High-Def Digest is running with a story this week about the mysteriously missing BluRay drives at LG’s Dealer Show in Orlando, florida.

Addressing questions about the lack of Blu-ray products at the show, LG product development director Tim Alessi had this to say:
“We have heard and read about a lot of delays [of Blu-ray product releases],” he said. “We recognize the huge opportunity but we will provide an announcement when the time is right.”
Alessi later clarified his earlier statement. “I didn’t say we weren’t going to have a [Blu-ray] player. I just said we aren’t going to announce it today. We are going to continue to look at all aspects of the market to come up with the best solution.”

It’s been no secret that Sony has been having trouble getting enough of the blue laser diodes manufactured for their PS3 consoles and consumer BluRay players, and they and Pioneer both recently announced that their commercial BluRay players would be delayed, while offering no explanation.

Meanwhile wholesale destruction wrought on unsuspecting laptop users’ workstations, carpets, ammunition and airplanes by Sony-made lithium ion batteries has put a nice dent in the company’s profitability to the tune of 51.2 billion yen. This from a company which desperately needs to convince consumers that they have their technological stuff together, as they enter into what looks to be a tight race for next-generation game console market share.

They hope that consumers will appreciate BluRay’s improved quality over standard DVDs. They hope that consumers will appreciate that BluRay holds slighty more data than the competing standard, HD-DVD. They hope that consumers will appreciate that their PS3 online service (which was as recently as last month unsupported by the machine itself) is free, compared to Xbox Live, which costs around $4 per month. They hope that consumers will appreciate how shiny the PS3 machine is, and how many extra features it offers, versus the Core model of the Xbox 360. They hope that consumers will not mind that it costs more, and will be harder to find this holiday season.

That’s a lot of hoping going on in Tokyo.

My father had a saying about hopes. My father had a saying about everything, but this one was particularly colorful. “Hope in one hand,” he would say. “S*** in the other. See which one fills up first.”

Meanwhile the lack of blue lasers adds up to an excess of red ink on the balance sheet at Sony headquarters. Without enough consoles in stores this holiday season to feed demand, Sony will lose potential market share to rivals Microsoft and Nintendo, meanwhile postponing (perhaps indefinitely) the date at which penetration of the PS3 device will generate enough software and peripheral (and online microtransation) sales to offset the device’s extremely high production cost.

For those of us who’ve been following the console “war” for the past year or so, the big question is obviously no longer who’s going to win, but rather, how long it will be before Sony realizes that they’ve lost.
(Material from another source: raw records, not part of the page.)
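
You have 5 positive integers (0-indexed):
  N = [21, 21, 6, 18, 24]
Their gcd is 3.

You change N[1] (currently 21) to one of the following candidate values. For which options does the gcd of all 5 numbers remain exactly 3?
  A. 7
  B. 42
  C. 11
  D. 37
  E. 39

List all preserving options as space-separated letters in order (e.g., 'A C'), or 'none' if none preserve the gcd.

Old gcd = 3; gcd of others (without N[1]) = 3
New gcd for candidate v: gcd(3, v). Preserves old gcd iff gcd(3, v) = 3.
  Option A: v=7, gcd(3,7)=1 -> changes
  Option B: v=42, gcd(3,42)=3 -> preserves
  Option C: v=11, gcd(3,11)=1 -> changes
  Option D: v=37, gcd(3,37)=1 -> changes
  Option E: v=39, gcd(3,39)=3 -> preserves

Answer: B E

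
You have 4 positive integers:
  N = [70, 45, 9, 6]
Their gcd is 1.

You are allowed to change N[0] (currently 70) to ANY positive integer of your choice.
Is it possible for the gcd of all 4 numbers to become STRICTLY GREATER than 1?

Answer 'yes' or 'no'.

Current gcd = 1
gcd of all OTHER numbers (without N[0]=70): gcd([45, 9, 6]) = 3
The new gcd after any change is gcd(3, new_value).
This can be at most 3.
Since 3 > old gcd 1, the gcd CAN increase (e.g., set N[0] = 3).

Answer: yes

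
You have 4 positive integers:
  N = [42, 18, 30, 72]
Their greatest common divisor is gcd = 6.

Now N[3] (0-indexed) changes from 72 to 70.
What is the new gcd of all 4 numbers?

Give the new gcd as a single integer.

Answer: 2

Derivation:
Numbers: [42, 18, 30, 72], gcd = 6
Change: index 3, 72 -> 70
gcd of the OTHER numbers (without index 3): gcd([42, 18, 30]) = 6
New gcd = gcd(g_others, new_val) = gcd(6, 70) = 2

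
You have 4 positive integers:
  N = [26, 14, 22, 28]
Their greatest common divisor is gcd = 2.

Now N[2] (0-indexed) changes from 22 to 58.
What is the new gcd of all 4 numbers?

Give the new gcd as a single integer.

Numbers: [26, 14, 22, 28], gcd = 2
Change: index 2, 22 -> 58
gcd of the OTHER numbers (without index 2): gcd([26, 14, 28]) = 2
New gcd = gcd(g_others, new_val) = gcd(2, 58) = 2

Answer: 2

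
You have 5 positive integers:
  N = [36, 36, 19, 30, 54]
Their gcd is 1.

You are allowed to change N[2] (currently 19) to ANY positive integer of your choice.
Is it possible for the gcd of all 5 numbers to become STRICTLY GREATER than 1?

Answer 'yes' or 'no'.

Answer: yes

Derivation:
Current gcd = 1
gcd of all OTHER numbers (without N[2]=19): gcd([36, 36, 30, 54]) = 6
The new gcd after any change is gcd(6, new_value).
This can be at most 6.
Since 6 > old gcd 1, the gcd CAN increase (e.g., set N[2] = 6).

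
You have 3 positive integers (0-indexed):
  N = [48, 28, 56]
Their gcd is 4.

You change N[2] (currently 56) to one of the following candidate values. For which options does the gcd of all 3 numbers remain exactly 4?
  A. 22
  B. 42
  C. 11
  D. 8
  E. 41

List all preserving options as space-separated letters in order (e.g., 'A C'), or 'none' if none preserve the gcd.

Old gcd = 4; gcd of others (without N[2]) = 4
New gcd for candidate v: gcd(4, v). Preserves old gcd iff gcd(4, v) = 4.
  Option A: v=22, gcd(4,22)=2 -> changes
  Option B: v=42, gcd(4,42)=2 -> changes
  Option C: v=11, gcd(4,11)=1 -> changes
  Option D: v=8, gcd(4,8)=4 -> preserves
  Option E: v=41, gcd(4,41)=1 -> changes

Answer: D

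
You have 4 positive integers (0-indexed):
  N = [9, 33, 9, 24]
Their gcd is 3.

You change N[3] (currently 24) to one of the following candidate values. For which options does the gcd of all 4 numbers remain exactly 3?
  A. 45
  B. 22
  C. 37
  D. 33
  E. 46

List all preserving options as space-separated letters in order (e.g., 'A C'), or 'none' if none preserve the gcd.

Old gcd = 3; gcd of others (without N[3]) = 3
New gcd for candidate v: gcd(3, v). Preserves old gcd iff gcd(3, v) = 3.
  Option A: v=45, gcd(3,45)=3 -> preserves
  Option B: v=22, gcd(3,22)=1 -> changes
  Option C: v=37, gcd(3,37)=1 -> changes
  Option D: v=33, gcd(3,33)=3 -> preserves
  Option E: v=46, gcd(3,46)=1 -> changes

Answer: A D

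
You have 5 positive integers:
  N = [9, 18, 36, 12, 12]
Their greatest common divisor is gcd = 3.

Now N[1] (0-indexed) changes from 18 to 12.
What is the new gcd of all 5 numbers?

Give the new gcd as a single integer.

Numbers: [9, 18, 36, 12, 12], gcd = 3
Change: index 1, 18 -> 12
gcd of the OTHER numbers (without index 1): gcd([9, 36, 12, 12]) = 3
New gcd = gcd(g_others, new_val) = gcd(3, 12) = 3

Answer: 3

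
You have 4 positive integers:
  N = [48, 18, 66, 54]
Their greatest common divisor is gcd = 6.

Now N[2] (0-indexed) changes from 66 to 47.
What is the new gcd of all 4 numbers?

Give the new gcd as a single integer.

Answer: 1

Derivation:
Numbers: [48, 18, 66, 54], gcd = 6
Change: index 2, 66 -> 47
gcd of the OTHER numbers (without index 2): gcd([48, 18, 54]) = 6
New gcd = gcd(g_others, new_val) = gcd(6, 47) = 1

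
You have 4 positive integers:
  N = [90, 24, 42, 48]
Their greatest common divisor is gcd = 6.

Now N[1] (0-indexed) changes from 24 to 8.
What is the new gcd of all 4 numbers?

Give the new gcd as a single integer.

Answer: 2

Derivation:
Numbers: [90, 24, 42, 48], gcd = 6
Change: index 1, 24 -> 8
gcd of the OTHER numbers (without index 1): gcd([90, 42, 48]) = 6
New gcd = gcd(g_others, new_val) = gcd(6, 8) = 2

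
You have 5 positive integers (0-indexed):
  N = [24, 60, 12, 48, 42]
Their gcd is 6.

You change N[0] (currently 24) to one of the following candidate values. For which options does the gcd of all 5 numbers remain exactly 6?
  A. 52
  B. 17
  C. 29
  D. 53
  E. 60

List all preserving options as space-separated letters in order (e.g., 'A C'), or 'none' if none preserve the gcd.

Answer: E

Derivation:
Old gcd = 6; gcd of others (without N[0]) = 6
New gcd for candidate v: gcd(6, v). Preserves old gcd iff gcd(6, v) = 6.
  Option A: v=52, gcd(6,52)=2 -> changes
  Option B: v=17, gcd(6,17)=1 -> changes
  Option C: v=29, gcd(6,29)=1 -> changes
  Option D: v=53, gcd(6,53)=1 -> changes
  Option E: v=60, gcd(6,60)=6 -> preserves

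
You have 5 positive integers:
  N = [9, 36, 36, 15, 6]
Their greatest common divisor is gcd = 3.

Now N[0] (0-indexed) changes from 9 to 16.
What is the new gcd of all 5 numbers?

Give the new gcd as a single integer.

Numbers: [9, 36, 36, 15, 6], gcd = 3
Change: index 0, 9 -> 16
gcd of the OTHER numbers (without index 0): gcd([36, 36, 15, 6]) = 3
New gcd = gcd(g_others, new_val) = gcd(3, 16) = 1

Answer: 1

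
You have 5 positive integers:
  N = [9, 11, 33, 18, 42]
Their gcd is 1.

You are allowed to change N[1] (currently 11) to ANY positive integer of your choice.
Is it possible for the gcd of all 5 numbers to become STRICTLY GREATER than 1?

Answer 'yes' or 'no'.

Current gcd = 1
gcd of all OTHER numbers (without N[1]=11): gcd([9, 33, 18, 42]) = 3
The new gcd after any change is gcd(3, new_value).
This can be at most 3.
Since 3 > old gcd 1, the gcd CAN increase (e.g., set N[1] = 3).

Answer: yes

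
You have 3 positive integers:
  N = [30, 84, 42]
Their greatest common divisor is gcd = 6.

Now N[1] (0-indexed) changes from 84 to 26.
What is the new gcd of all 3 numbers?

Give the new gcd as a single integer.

Numbers: [30, 84, 42], gcd = 6
Change: index 1, 84 -> 26
gcd of the OTHER numbers (without index 1): gcd([30, 42]) = 6
New gcd = gcd(g_others, new_val) = gcd(6, 26) = 2

Answer: 2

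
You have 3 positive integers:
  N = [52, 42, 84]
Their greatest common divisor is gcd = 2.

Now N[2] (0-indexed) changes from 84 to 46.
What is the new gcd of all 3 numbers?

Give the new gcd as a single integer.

Answer: 2

Derivation:
Numbers: [52, 42, 84], gcd = 2
Change: index 2, 84 -> 46
gcd of the OTHER numbers (without index 2): gcd([52, 42]) = 2
New gcd = gcd(g_others, new_val) = gcd(2, 46) = 2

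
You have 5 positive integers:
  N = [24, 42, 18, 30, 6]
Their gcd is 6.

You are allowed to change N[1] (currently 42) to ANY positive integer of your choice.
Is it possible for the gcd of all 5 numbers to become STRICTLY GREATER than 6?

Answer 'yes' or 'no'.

Answer: no

Derivation:
Current gcd = 6
gcd of all OTHER numbers (without N[1]=42): gcd([24, 18, 30, 6]) = 6
The new gcd after any change is gcd(6, new_value).
This can be at most 6.
Since 6 = old gcd 6, the gcd can only stay the same or decrease.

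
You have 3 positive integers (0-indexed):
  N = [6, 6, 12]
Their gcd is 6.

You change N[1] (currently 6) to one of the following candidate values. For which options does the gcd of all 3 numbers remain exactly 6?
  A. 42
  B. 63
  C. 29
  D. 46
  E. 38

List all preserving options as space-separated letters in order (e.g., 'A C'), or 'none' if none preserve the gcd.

Old gcd = 6; gcd of others (without N[1]) = 6
New gcd for candidate v: gcd(6, v). Preserves old gcd iff gcd(6, v) = 6.
  Option A: v=42, gcd(6,42)=6 -> preserves
  Option B: v=63, gcd(6,63)=3 -> changes
  Option C: v=29, gcd(6,29)=1 -> changes
  Option D: v=46, gcd(6,46)=2 -> changes
  Option E: v=38, gcd(6,38)=2 -> changes

Answer: A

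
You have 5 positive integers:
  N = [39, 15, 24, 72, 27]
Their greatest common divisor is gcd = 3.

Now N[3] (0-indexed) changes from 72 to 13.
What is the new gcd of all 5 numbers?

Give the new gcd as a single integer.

Numbers: [39, 15, 24, 72, 27], gcd = 3
Change: index 3, 72 -> 13
gcd of the OTHER numbers (without index 3): gcd([39, 15, 24, 27]) = 3
New gcd = gcd(g_others, new_val) = gcd(3, 13) = 1

Answer: 1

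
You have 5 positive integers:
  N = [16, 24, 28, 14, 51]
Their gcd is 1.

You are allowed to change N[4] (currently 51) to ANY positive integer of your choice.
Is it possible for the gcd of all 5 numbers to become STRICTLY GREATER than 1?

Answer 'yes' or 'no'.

Answer: yes

Derivation:
Current gcd = 1
gcd of all OTHER numbers (without N[4]=51): gcd([16, 24, 28, 14]) = 2
The new gcd after any change is gcd(2, new_value).
This can be at most 2.
Since 2 > old gcd 1, the gcd CAN increase (e.g., set N[4] = 2).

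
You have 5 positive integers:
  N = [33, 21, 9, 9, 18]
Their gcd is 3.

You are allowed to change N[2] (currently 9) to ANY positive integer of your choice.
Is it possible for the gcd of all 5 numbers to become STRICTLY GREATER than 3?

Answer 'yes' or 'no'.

Answer: no

Derivation:
Current gcd = 3
gcd of all OTHER numbers (without N[2]=9): gcd([33, 21, 9, 18]) = 3
The new gcd after any change is gcd(3, new_value).
This can be at most 3.
Since 3 = old gcd 3, the gcd can only stay the same or decrease.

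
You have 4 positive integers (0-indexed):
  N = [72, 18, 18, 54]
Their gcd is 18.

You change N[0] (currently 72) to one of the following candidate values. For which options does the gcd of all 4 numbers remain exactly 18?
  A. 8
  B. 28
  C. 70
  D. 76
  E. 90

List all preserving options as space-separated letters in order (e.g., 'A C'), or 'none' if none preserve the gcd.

Old gcd = 18; gcd of others (without N[0]) = 18
New gcd for candidate v: gcd(18, v). Preserves old gcd iff gcd(18, v) = 18.
  Option A: v=8, gcd(18,8)=2 -> changes
  Option B: v=28, gcd(18,28)=2 -> changes
  Option C: v=70, gcd(18,70)=2 -> changes
  Option D: v=76, gcd(18,76)=2 -> changes
  Option E: v=90, gcd(18,90)=18 -> preserves

Answer: E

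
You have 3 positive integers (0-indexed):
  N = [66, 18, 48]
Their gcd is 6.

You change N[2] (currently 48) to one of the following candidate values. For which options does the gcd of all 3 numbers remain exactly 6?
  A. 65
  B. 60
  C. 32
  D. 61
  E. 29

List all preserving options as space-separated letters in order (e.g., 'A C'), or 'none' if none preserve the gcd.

Old gcd = 6; gcd of others (without N[2]) = 6
New gcd for candidate v: gcd(6, v). Preserves old gcd iff gcd(6, v) = 6.
  Option A: v=65, gcd(6,65)=1 -> changes
  Option B: v=60, gcd(6,60)=6 -> preserves
  Option C: v=32, gcd(6,32)=2 -> changes
  Option D: v=61, gcd(6,61)=1 -> changes
  Option E: v=29, gcd(6,29)=1 -> changes

Answer: B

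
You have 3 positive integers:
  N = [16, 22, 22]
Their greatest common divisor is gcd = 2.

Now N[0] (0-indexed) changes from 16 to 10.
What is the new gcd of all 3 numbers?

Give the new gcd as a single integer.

Answer: 2

Derivation:
Numbers: [16, 22, 22], gcd = 2
Change: index 0, 16 -> 10
gcd of the OTHER numbers (without index 0): gcd([22, 22]) = 22
New gcd = gcd(g_others, new_val) = gcd(22, 10) = 2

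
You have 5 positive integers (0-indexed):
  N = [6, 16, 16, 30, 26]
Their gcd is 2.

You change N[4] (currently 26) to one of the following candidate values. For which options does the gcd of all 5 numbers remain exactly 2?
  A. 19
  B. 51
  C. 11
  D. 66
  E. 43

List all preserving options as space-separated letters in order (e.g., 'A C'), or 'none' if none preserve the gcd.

Answer: D

Derivation:
Old gcd = 2; gcd of others (without N[4]) = 2
New gcd for candidate v: gcd(2, v). Preserves old gcd iff gcd(2, v) = 2.
  Option A: v=19, gcd(2,19)=1 -> changes
  Option B: v=51, gcd(2,51)=1 -> changes
  Option C: v=11, gcd(2,11)=1 -> changes
  Option D: v=66, gcd(2,66)=2 -> preserves
  Option E: v=43, gcd(2,43)=1 -> changes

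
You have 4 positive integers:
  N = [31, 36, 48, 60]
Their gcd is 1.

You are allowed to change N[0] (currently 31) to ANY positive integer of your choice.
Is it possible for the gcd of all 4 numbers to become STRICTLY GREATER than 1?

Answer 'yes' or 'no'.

Answer: yes

Derivation:
Current gcd = 1
gcd of all OTHER numbers (without N[0]=31): gcd([36, 48, 60]) = 12
The new gcd after any change is gcd(12, new_value).
This can be at most 12.
Since 12 > old gcd 1, the gcd CAN increase (e.g., set N[0] = 12).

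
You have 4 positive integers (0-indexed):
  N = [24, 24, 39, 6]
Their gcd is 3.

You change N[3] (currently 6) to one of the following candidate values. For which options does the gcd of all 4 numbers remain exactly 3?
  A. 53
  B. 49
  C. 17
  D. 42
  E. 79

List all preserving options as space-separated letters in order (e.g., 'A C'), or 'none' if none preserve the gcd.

Old gcd = 3; gcd of others (without N[3]) = 3
New gcd for candidate v: gcd(3, v). Preserves old gcd iff gcd(3, v) = 3.
  Option A: v=53, gcd(3,53)=1 -> changes
  Option B: v=49, gcd(3,49)=1 -> changes
  Option C: v=17, gcd(3,17)=1 -> changes
  Option D: v=42, gcd(3,42)=3 -> preserves
  Option E: v=79, gcd(3,79)=1 -> changes

Answer: D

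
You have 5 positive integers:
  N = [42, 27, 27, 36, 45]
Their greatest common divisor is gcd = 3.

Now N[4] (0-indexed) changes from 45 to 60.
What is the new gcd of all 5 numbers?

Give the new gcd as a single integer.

Answer: 3

Derivation:
Numbers: [42, 27, 27, 36, 45], gcd = 3
Change: index 4, 45 -> 60
gcd of the OTHER numbers (without index 4): gcd([42, 27, 27, 36]) = 3
New gcd = gcd(g_others, new_val) = gcd(3, 60) = 3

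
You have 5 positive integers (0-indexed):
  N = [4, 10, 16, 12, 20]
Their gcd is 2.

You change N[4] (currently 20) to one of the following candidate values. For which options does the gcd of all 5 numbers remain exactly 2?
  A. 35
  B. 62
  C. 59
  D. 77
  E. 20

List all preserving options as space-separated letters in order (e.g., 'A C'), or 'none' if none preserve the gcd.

Answer: B E

Derivation:
Old gcd = 2; gcd of others (without N[4]) = 2
New gcd for candidate v: gcd(2, v). Preserves old gcd iff gcd(2, v) = 2.
  Option A: v=35, gcd(2,35)=1 -> changes
  Option B: v=62, gcd(2,62)=2 -> preserves
  Option C: v=59, gcd(2,59)=1 -> changes
  Option D: v=77, gcd(2,77)=1 -> changes
  Option E: v=20, gcd(2,20)=2 -> preserves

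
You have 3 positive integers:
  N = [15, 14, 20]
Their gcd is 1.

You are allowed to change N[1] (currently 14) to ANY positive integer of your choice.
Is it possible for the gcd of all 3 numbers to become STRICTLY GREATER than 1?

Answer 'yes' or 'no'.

Answer: yes

Derivation:
Current gcd = 1
gcd of all OTHER numbers (without N[1]=14): gcd([15, 20]) = 5
The new gcd after any change is gcd(5, new_value).
This can be at most 5.
Since 5 > old gcd 1, the gcd CAN increase (e.g., set N[1] = 5).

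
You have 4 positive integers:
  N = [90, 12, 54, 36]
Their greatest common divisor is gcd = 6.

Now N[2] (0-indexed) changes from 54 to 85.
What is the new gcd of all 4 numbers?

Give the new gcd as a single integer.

Numbers: [90, 12, 54, 36], gcd = 6
Change: index 2, 54 -> 85
gcd of the OTHER numbers (without index 2): gcd([90, 12, 36]) = 6
New gcd = gcd(g_others, new_val) = gcd(6, 85) = 1

Answer: 1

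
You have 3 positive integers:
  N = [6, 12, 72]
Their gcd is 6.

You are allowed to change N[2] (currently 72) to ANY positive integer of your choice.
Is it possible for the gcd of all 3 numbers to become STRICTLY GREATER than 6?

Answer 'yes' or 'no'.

Answer: no

Derivation:
Current gcd = 6
gcd of all OTHER numbers (without N[2]=72): gcd([6, 12]) = 6
The new gcd after any change is gcd(6, new_value).
This can be at most 6.
Since 6 = old gcd 6, the gcd can only stay the same or decrease.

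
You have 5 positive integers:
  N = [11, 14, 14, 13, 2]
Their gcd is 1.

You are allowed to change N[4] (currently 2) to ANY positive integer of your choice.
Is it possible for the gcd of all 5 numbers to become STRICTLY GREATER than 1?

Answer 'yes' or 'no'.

Answer: no

Derivation:
Current gcd = 1
gcd of all OTHER numbers (without N[4]=2): gcd([11, 14, 14, 13]) = 1
The new gcd after any change is gcd(1, new_value).
This can be at most 1.
Since 1 = old gcd 1, the gcd can only stay the same or decrease.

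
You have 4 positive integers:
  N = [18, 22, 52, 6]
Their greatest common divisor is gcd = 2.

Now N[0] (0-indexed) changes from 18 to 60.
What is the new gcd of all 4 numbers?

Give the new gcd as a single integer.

Answer: 2

Derivation:
Numbers: [18, 22, 52, 6], gcd = 2
Change: index 0, 18 -> 60
gcd of the OTHER numbers (without index 0): gcd([22, 52, 6]) = 2
New gcd = gcd(g_others, new_val) = gcd(2, 60) = 2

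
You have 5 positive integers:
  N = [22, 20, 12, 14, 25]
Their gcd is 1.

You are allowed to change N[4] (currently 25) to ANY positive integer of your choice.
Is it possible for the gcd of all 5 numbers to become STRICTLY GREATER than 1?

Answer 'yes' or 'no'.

Answer: yes

Derivation:
Current gcd = 1
gcd of all OTHER numbers (without N[4]=25): gcd([22, 20, 12, 14]) = 2
The new gcd after any change is gcd(2, new_value).
This can be at most 2.
Since 2 > old gcd 1, the gcd CAN increase (e.g., set N[4] = 2).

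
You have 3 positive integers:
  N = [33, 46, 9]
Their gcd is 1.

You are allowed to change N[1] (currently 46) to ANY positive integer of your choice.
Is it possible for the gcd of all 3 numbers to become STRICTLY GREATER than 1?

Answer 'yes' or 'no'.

Answer: yes

Derivation:
Current gcd = 1
gcd of all OTHER numbers (without N[1]=46): gcd([33, 9]) = 3
The new gcd after any change is gcd(3, new_value).
This can be at most 3.
Since 3 > old gcd 1, the gcd CAN increase (e.g., set N[1] = 3).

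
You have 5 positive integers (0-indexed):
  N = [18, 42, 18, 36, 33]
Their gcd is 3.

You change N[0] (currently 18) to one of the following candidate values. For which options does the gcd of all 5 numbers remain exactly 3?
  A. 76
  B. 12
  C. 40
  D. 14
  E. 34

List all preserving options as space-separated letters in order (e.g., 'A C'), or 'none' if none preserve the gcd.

Old gcd = 3; gcd of others (without N[0]) = 3
New gcd for candidate v: gcd(3, v). Preserves old gcd iff gcd(3, v) = 3.
  Option A: v=76, gcd(3,76)=1 -> changes
  Option B: v=12, gcd(3,12)=3 -> preserves
  Option C: v=40, gcd(3,40)=1 -> changes
  Option D: v=14, gcd(3,14)=1 -> changes
  Option E: v=34, gcd(3,34)=1 -> changes

Answer: B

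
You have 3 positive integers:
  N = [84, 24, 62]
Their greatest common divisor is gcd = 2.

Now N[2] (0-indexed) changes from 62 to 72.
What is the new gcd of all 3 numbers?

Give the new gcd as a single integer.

Answer: 12

Derivation:
Numbers: [84, 24, 62], gcd = 2
Change: index 2, 62 -> 72
gcd of the OTHER numbers (without index 2): gcd([84, 24]) = 12
New gcd = gcd(g_others, new_val) = gcd(12, 72) = 12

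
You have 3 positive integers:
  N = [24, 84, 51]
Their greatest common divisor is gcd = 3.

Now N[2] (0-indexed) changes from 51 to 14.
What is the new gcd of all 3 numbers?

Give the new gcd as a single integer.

Numbers: [24, 84, 51], gcd = 3
Change: index 2, 51 -> 14
gcd of the OTHER numbers (without index 2): gcd([24, 84]) = 12
New gcd = gcd(g_others, new_val) = gcd(12, 14) = 2

Answer: 2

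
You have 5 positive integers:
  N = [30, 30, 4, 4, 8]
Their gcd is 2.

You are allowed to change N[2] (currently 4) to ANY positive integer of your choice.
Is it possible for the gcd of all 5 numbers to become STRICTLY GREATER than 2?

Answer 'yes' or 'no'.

Current gcd = 2
gcd of all OTHER numbers (without N[2]=4): gcd([30, 30, 4, 8]) = 2
The new gcd after any change is gcd(2, new_value).
This can be at most 2.
Since 2 = old gcd 2, the gcd can only stay the same or decrease.

Answer: no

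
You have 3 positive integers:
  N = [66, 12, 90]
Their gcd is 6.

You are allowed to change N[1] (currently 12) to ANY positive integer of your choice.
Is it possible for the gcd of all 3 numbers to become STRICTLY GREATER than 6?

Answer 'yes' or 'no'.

Current gcd = 6
gcd of all OTHER numbers (without N[1]=12): gcd([66, 90]) = 6
The new gcd after any change is gcd(6, new_value).
This can be at most 6.
Since 6 = old gcd 6, the gcd can only stay the same or decrease.

Answer: no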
For even if they do manage to eventually move more units of their PS3 than Microsoft or Nintendo can of their next-gen consoles (which will be more readily available this holiday season), it’s looking less and less likely that it will make any difference in real financial terms.

What do you do when you’re playing high-stakes poker with the wealthiest company in the world and the most profitable game company in the world and you have a lousy hand and you’re over 80 billion yen in the hole? maybe that’s the big question in this story.